Было воскресенье, мы вернулись из поселка. Он сидел дома, одетый с иголочки, с видом человека, который является без предупреждения прямо перед обедом и, развалившись в кресле, ждет, пока ему предложат выпить, или заведут с ним разговор, или скажут: «Почему бы тебе не остаться поесть», хотя лишнего куска мяса в доме нет. Именно так он и сидел, готовый в любой момент проявить любезность и улыбнуться, хотя на лице его читалось беспокойство, будто он спрашивал себя: «Что я буду делать, если за целый день никто не появится?» Таким мы его и увидели, сначала Фернандито, потом мы с Виолетой, а мама нет, потому что она отстала. В доме оставалась только фрейлейн Ханна, наверное, это она и открыла нежданному визитеру и провела его в гостиную. С того места, где он сидел, через открытую дверь были видны вход и почти вся передняя, кроме той ее части, где начиналась лестница, поэтому мы могли пройти только через кухню, как это делал молочник, причем на цыпочках, будто забрались в чужой дом. Фернандито, который увидел его первым через окно на террасе, бегом вернулся к нам с Виолетой, чтобы сообщить потрясающую новость: в гостиной кто-то сидит.

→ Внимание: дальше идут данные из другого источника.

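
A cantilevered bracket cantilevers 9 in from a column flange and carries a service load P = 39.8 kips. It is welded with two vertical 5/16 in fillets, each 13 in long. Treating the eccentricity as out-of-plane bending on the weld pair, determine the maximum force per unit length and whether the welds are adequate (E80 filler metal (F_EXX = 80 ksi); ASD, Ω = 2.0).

f_max ≈ 6.54 kip/in; NOT adequate

L_w = 2 × 13 = 26 in; section modulus (unit throat) S = 2 × L²/6 = 56.33 in².
Direct shear f_v = P/L_w = 39.8/26 = 1.531 kip/in.
Moment M = P × e = 39.8 × 9 = 358.2 kip·in; bending f_b = M/S = 6.359 kip/in.
f_max = √(f_v² + f_b²) = √(1.531² + 6.359²) = 6.54 kip/in.
r_n/Ω = (1/2.0) × 0.6 × 80 × (0.707 × 0.3125) = 5.302 kip/in → NOT adequate.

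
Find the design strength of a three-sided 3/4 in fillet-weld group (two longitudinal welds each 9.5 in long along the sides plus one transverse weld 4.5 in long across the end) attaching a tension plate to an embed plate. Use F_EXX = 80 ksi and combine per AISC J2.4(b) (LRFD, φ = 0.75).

t_e = 0.707 × 0.75 = 0.5302 in.
R_nwl = 0.6 × 80 × 0.5302 × 19 = 483.6 kip (longitudinal, 2 welds).
R_nwt = 0.6 × 80 × 0.5302 × 4.5 = 114.5 kip (transverse, base value).
(i) R_nwl + R_nwt = 598.1 kip; (ii) 0.85 R_nwl + 1.5 R_nwt = 582.9 kip.
R_n = max = 598.1 kip [governs: (i)]; φR_n = 448.6 kip.

φR_n ≈ 449 kip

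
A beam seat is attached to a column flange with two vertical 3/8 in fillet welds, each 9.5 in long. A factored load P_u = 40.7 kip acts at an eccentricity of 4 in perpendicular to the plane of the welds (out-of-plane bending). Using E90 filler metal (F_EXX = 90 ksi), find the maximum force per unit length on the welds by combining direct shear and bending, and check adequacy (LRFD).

f_max ≈ 5.82 kip/in; adequate

L_w = 2 × 9.5 = 19 in; section modulus (unit throat) S = 2 × L²/6 = 30.08 in².
Direct shear f_v = P/L_w = 40.7/19 = 2.142 kip/in.
Moment M = P × e = 40.7 × 4 = 162.8 kip·in; bending f_b = M/S = 5.412 kip/in.
f_max = √(f_v² + f_b²) = √(2.142² + 5.412²) = 5.82 kip/in.
φr_n = 0.75 × 0.6 × 90 × (0.707 × 0.375) = 10.74 kip/in → adequate.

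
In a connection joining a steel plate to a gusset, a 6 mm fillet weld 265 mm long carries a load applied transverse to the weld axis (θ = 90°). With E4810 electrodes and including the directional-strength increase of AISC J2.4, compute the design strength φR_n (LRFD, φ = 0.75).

φR_n ≈ 364 kN

E48XX → F_EXX = 480 MPa.
t_e = 0.707 × 6 = 4.242 mm; A_we = 4.242 × 265 = 1124 mm².
Directional factor: 1.0 + 0.5 sin^1.5(90°) = 1.5.
F_nw = 0.6 × 480 × 1.5 = 432 MPa.
φR_n = 0.75 × 432 × 1124 × 10⁻³ = 364.2 kN.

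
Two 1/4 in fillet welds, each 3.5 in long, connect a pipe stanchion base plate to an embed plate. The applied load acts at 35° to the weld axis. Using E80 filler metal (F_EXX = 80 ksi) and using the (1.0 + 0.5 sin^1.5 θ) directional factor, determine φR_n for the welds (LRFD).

φR_n ≈ 54.2 kip

t_e = 0.707 × 0.25 = 0.1767 in; A_we = 0.1767 × 7 = 1.237 in².
Directional factor: 1.0 + 0.5 sin^1.5(35°) = 1.217.
F_nw = 0.6 × 80 × 1.217 = 58.43 ksi.
φR_n = 0.75 × 58.43 × 1.237 = 54.22 kip.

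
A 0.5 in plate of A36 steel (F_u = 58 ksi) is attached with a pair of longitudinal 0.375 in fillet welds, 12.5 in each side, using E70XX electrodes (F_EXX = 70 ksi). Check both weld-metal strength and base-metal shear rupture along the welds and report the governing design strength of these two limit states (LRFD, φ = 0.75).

φR_n ≈ 209 kips (weld metal governs)

t_e = 0.707 × 0.375 = 0.2651 in; L = 25 in.
Weld metal: φR_n = 0.75 × 0.6 × 70 × 0.2651 × 25 = 208.8 kips.
Base metal (shear rupture): φR_n = 0.75 × 0.6 × 58 × 0.5 × 25 = 326.2 kips.
Governing: weld metal.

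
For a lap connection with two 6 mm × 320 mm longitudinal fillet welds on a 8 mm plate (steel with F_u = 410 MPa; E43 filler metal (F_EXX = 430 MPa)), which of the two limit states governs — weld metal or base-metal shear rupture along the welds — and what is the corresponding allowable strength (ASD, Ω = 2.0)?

R_n/Ω ≈ 350 kN (weld metal governs)

t_e = 0.707 × 6 = 4.242 mm; L = 640 mm.
Weld metal: R_n/Ω = (1/2.0) × 0.6 × 430 × 4.242 × 640 × 10⁻³ = 350.2 kN.
Base metal (shear rupture): R_n/Ω = (1/2.0) × 0.6 × 410 × 8 × 640 × 10⁻³ = 629.8 kN.
Governing: weld metal.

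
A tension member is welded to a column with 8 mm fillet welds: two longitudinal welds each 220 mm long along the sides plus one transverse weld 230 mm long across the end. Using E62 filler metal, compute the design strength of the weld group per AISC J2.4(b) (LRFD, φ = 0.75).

E62XX → F_EXX = 620 MPa.
t_e = 0.707 × 8 = 5.656 mm.
R_nwl = 0.6 × 620 × 5.656 × 440 × 10⁻³ = 925.8 kN (longitudinal, 2 welds).
R_nwt = 0.6 × 620 × 5.656 × 230 × 10⁻³ = 483.9 kN (transverse, base value).
(i) R_nwl + R_nwt = 1410 kN; (ii) 0.85 R_nwl + 1.5 R_nwt = 1513 kN.
R_n = max = 1513 kN [governs: (ii)]; φR_n = 1135 kN.

φR_n ≈ 1130 kN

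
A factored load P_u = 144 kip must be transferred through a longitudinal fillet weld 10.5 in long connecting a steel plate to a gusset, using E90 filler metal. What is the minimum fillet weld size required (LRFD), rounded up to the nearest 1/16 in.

w = 1/2 in

E90XX → F_EXX = 90 ksi.
Total weld length L = 10.5 in.
Required throat t_e = P_u / (φ × 0.6 F_EXX × L) = 144 / (0.75 × 0.6 × 90 × 10.5) = 0.3386 in.
Required leg w = t_e / 0.707 = 0.479 in → use 1/2 in.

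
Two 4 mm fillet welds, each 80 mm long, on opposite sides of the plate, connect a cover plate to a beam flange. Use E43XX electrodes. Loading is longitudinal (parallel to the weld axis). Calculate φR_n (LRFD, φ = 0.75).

E43XX → F_EXX = 430 MPa.
Effective throat t_e = 0.707 × 4 = 2.828 mm.
Total length L = 160 mm; A_we = 2.828 × 160 = 452.5 mm².
F_nw = 0.6 F_EXX = 0.6 × 430 = 258 MPa.
φR_n = 0.75 × 258 × 452.5 × 10⁻³ = 87.55 kN.

φR_n ≈ 87.6 kN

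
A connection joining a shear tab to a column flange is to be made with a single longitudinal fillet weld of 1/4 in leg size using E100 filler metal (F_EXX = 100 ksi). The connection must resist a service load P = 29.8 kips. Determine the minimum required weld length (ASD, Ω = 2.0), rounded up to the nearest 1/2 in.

Throat t_e = 0.707 × 0.25 = 0.1767 in.
r_n/Ω = (0.6 × 100 × 0.1767) / 2.0 = 5.302 kip/in.
L_req = P / (r_n/Ω) = 29.8 / 5.302 = 5.62 in total.
Round up → use L = 6 in.

L = 6 in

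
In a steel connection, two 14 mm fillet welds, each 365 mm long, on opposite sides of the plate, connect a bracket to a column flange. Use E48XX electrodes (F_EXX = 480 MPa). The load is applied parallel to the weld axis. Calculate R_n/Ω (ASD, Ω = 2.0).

Effective throat t_e = 0.707 × 14 = 9.898 mm.
Total length L = 730 mm; A_we = 9.898 × 730 = 7226 mm².
F_nw = 0.6 F_EXX = 0.6 × 480 = 288 MPa.
R_n = 288 × 7226 × 10⁻³ = 2081 kN; R_n/Ω = 2081/2.0 = 1040 kN.

R_n/Ω ≈ 1040 kN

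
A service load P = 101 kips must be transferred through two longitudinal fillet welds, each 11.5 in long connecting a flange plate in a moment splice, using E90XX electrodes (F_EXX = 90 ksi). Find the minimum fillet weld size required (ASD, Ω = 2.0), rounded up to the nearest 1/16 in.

w = 1/4 in

Total weld length L = 23 in.
Required throat t_e = P × Ω / (0.6 F_EXX × L) = 101 × 2.0 / (0.6 × 90 × 23) = 0.1626 in.
Required leg w = t_e / 0.707 = 0.23 in → use 1/4 in.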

— Кто сидит? — спросила Виолета, а я спросила:
— Мужчина или женщина?
— Кто-то, я не знаю кто. Я не рассмотрел, очень страшно стало. Наверное, это привидение, которое не отражается в зеркале и со всех сторон выглядит одинаково, потому что у него нет лица.
Мы все втроем осторожно двинулись вперед. Но тут я нечаянно задела ногой горшок с геранью, он упал с террасы на землю и разбился, а тишина стояла такая, какая бывает в доме, когда нас в нем нет и вокруг — остров, ведь это остров, а не полуостров. Помню, было слышно море, пахло влажной землей из горшка и только что скошенной в саду травой, потому что стояла середина июня. Такого июня, даже похожего, не было потом много-много лет. Занятия в школе уже закончились. Мне только что исполнилось пятнадцать. Услышав шум, он обернулся, так что мы не успели даже отойти от окна. Конечно, никакое это было не привидение, а хорошо одетый господин. По возрасту как мама, подумала я. Я сразу его узнала и искоса, словно полицейский, взглянула на брата и сестру. Это был наш с мамой секрет, и отчасти им объяснялась моя с ней близость. Возможно, он понял, что я его узнала, и заметил, как я взглянула на брата с сестрой, но не стремился быть узнанным. Неизвестность окутывала его (пусть я и приподняла завесу), как и всегдашняя атмосфера сдержанности, присущей тонко чувствующему человеку. Он никогда не поступал опрометчиво и сейчас был верен себе. По отношению ко мне он проявил деликатность, возможно даже излишнюю, что придавало его лицу притворно сочувствующее выражение. Мол, все понимаю и все готов простить. Незваный гость. Он уже встал и, улыбаясь, приближался к нам; мы с перепугу застыли, а он, наоборот, вел себя непринужденно и уверенно, как человек, который нас знает, хотя мы его не узнаем. Не дав нам времени опомниться и по-прежнему улыбаясь, он поднял окно, открывающееся на английский манер, с помощью подпорки, и сказал:
— Бог мой, как же вы выросли!
Эти слова нас очень обрадовали, потому что даже я, в свои пятнадцать, никак не могла привыкнуть к тому, что я уже не девочка с двумя косичками и у меня есть поклонники, Оскар, например, и еще один. Это было так странно, так необычно — чувствовать, что ты выросла и твои новые друзья, сплошь мальчики, уже не считают тебя своим парнем, как раньше. Однако я подавила в себе радость, которая дрожью пробежала по телу и вспыхнула в сознании, и постаралась превратить ее в обычную учтивость, одарив незваного гостя одной-единственной, пусть и ослепительной, улыбкой. Я и в детстве так поступала — старалась рассеять его чары, освободить от них свое сердце, потому что не должна была поддаваться ничьему очарованию, кроме маминого. Помню, я подумала, что до прихода мамы именно я — старшая — должна решить, как вести себя с этим человеком. Таким красивым человеком. Я отвела взгляд, чтобы он не понял, о чем я только что подумала. Ведь люди такого рода схватывают все на лету. Виолета, видя, что я ничего не предпринимаю, сказала:
— Если вы пришли поговорить с мамой, то ее нет дома.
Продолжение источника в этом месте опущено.